Вроде бы небрежный вопрос ударил меня в самое сердце. Я замотала головой и шепотом воскликнула:
– Нет! Нет, милорд! Что бы мне скрывать от вас?!
– Не знаю, – сказал он медленно. – Но хочу верить, что тебе и в самом деле нечего скрывать, и что ты говоришь правду о простом любопытстве. Я ненавижу, когда мне лгут. Поэтому меня взбесило, когда ты начала врать там, в зале. О том, чего нет в Писании.
– Это не было враньем, – быстро сказала я. – Это всего лишь мое умозаключение.
– А еще я ненавижу тайны, – продолжал он, не слушая меня. – Если есть тайны – есть тайные умыслы, а они никогда не бывают добрыми. Я ненавижу трусов, которые готовы пресмыкаться, лишь бы сохранить жизнь. Я ненавижу подхалимов, которые продадутся за кусок хлеба и пару золотых, позабыв о гордости.
Он замолчал, и я некоторое время ждала – не скажет ли что-нибудь еще, а потом произнесла:
– Сколько ненависти в вашей душе, милорд. Как же вам тяжело живется на свете, с такой ненавистью. Мне искренне вас жаль.
– Ты меня жалеешь? – спросил он скептически. – Ты – нищая девчонка из монастыря?
– Я не всегда была такой, милорд, и мне есть, с чем сравнивать. Можете поверить – нищета в сердце всегда страшнее, чем нищета в деньгах. Ведь как говорится в Писании: «блаженные нищие духом, ибо их есть Царствие Небесное».[7 - Еванг. от Матф., 5:3] Но про нищих сердцем не сказано ничего.
– Значит, твое богатство – в сердце? – усмехнулся он. – Сколько там золота?
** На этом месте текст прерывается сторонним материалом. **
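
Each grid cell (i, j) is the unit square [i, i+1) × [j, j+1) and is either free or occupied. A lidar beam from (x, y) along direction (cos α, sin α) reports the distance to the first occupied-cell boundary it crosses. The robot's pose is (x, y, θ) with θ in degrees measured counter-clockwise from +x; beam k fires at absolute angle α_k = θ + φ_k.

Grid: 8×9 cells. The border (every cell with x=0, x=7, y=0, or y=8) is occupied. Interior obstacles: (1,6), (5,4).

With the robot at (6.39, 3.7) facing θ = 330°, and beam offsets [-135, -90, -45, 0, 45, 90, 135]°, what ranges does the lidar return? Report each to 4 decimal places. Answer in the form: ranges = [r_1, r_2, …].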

Драгоценных камней? А может, ты прячешь там породистых скакунов или клинки из фарандской стали?[8 - Имеется в виду булат]
– Не мне судить о богатстве моего сердца. Это определят небеса.
Мой ответ его позабавил, я видела, как растянулись в улыбке его губы, обнажив белые, хищные зубы:
– Говоришь, как каноник на проповеди. Даже я проникся. Мать-настоятельница продешевила, продав тебя за пятьсот золотых. Я бы просил тысячу.
– А вы говорите жестокие и страшные вещи. Решили меня перепродать? – сердце мое сжалось от страха, но я постаралась его прогнать. Если на тебя объявили охоту – страх погубит. А то, что на меня начали охоту – теперь не было сомнений.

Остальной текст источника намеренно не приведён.